CMOtalk has also become a club, a kind of virtual society of chief marketing officers or similar. Meetings are organized for members in the form of dinners with speakers or breakfast roundtables. Real networking opportunities! This is how such a minimal format grows into a serious platform. The founder is doing well because Weima demonstrates his knowledge in the podcast, expands his network and profiles himself as a thought leader. Hats off for that!
Wear Something!
What is there to experience at CMOtalk? I zapped around a bit. One of the interviews that caught my attention was with Marene Arnold of Mastercard. She explains that the Netherlands was initially slow in accepting contactless payments but now holds a leading position in Europe.
A new emerging trend is voice-assisted sales, which will probably generate forty billion dollars next year. Mastercard is therefore now working with sonic marketing and sonic branding in which sound plays a leading role. This is a next step forward.
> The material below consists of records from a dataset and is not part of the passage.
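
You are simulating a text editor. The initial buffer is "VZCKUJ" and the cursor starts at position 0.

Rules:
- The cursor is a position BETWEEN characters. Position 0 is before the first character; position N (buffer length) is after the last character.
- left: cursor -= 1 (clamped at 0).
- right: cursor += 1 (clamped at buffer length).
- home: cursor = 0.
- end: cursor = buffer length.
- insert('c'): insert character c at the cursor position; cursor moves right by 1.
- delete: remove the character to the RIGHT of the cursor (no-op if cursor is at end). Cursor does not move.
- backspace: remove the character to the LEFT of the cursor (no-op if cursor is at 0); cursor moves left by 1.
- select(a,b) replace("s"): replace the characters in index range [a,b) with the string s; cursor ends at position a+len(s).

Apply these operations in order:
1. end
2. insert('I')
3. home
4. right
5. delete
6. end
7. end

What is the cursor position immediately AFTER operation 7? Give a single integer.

Answer: 6

Derivation:
After op 1 (end): buf='VZCKUJ' cursor=6
After op 2 (insert('I')): buf='VZCKUJI' cursor=7
After op 3 (home): buf='VZCKUJI' cursor=0
After op 4 (right): buf='VZCKUJI' cursor=1
After op 5 (delete): buf='VCKUJI' cursor=1
After op 6 (end): buf='VCKUJI' cursor=6
After op 7 (end): buf='VCKUJI' cursor=6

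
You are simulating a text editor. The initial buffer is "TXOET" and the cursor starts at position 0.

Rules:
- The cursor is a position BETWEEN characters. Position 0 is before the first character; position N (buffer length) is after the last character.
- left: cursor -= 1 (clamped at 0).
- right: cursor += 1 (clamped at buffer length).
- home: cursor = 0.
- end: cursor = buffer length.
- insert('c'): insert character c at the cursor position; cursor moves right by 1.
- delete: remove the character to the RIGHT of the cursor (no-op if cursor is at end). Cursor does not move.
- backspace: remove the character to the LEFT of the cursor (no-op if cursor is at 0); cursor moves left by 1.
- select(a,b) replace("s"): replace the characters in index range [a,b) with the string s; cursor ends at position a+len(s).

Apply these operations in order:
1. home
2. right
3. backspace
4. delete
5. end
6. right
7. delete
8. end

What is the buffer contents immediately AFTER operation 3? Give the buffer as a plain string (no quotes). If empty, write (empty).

Answer: XOET

Derivation:
After op 1 (home): buf='TXOET' cursor=0
After op 2 (right): buf='TXOET' cursor=1
After op 3 (backspace): buf='XOET' cursor=0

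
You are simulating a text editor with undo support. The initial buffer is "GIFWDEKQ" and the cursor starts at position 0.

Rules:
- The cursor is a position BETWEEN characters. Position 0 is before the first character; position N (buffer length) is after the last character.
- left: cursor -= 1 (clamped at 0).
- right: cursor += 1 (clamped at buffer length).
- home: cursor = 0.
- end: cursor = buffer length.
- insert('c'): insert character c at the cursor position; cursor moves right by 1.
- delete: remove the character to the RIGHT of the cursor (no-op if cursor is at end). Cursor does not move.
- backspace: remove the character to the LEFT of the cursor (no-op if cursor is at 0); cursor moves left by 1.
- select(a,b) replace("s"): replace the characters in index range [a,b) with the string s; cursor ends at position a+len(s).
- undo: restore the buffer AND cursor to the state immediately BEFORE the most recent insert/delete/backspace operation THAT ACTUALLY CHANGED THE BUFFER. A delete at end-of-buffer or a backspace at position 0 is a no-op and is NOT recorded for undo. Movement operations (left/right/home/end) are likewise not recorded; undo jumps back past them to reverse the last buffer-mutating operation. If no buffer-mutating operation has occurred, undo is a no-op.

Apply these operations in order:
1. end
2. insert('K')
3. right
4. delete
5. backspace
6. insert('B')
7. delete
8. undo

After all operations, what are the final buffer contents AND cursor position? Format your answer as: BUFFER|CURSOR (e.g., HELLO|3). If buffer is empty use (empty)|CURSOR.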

Earlier they had already shifted the emphasis to visual branding in which the logo (two circles) was made more important than the word Mastercard. The result is that consumers hear a recognizable sound signal at various touchpoints where Mastercard plays a role as a means of payment. Work to be done for composers, it seems to me.
I also followed the interview with Arjan Dijk of Booking.com who, among other things, addresses questions about government support during the lockdown. Dijk talks about how he is involved in the switch from performance marketing (everything is geared towards a growing number of users and a growing number of transactions) to image and branding, because Booking.com wants to be more than just another vacation booking machine. Interesting detail: he previously worked at Google and reveals what the dress code was at that company. Wear Something!
Sonic History
CMOtalk was set up as a webcasting platform that fits in the Energize eco system. But in the eighteen months that the podcast has been in existence, new partners have joined in. Notably Adobe and Accenture, and recently Microsoft and Facebook as well. All of them sponsors who want to associate themselves with the club and think it’s important that these kinds of topics are discussed. Now that is recognition.
We think that the same model can be used in food, in healthcare, in the car industry, in fact everywhere. Put a knowledge partner at the table with a clever event planner who knows his or her way around digital suppliers, and you have made your start as a podcast media mogul. The world of online events offers many new opportunities for smart event managers.
And by the way: the picture we chose to illustrate this story shows Mountain Chief of the Blackfoot being recorded by Frances Densmore in 1916, an early example of sonic history being recorded for future generations. We can learn from the past.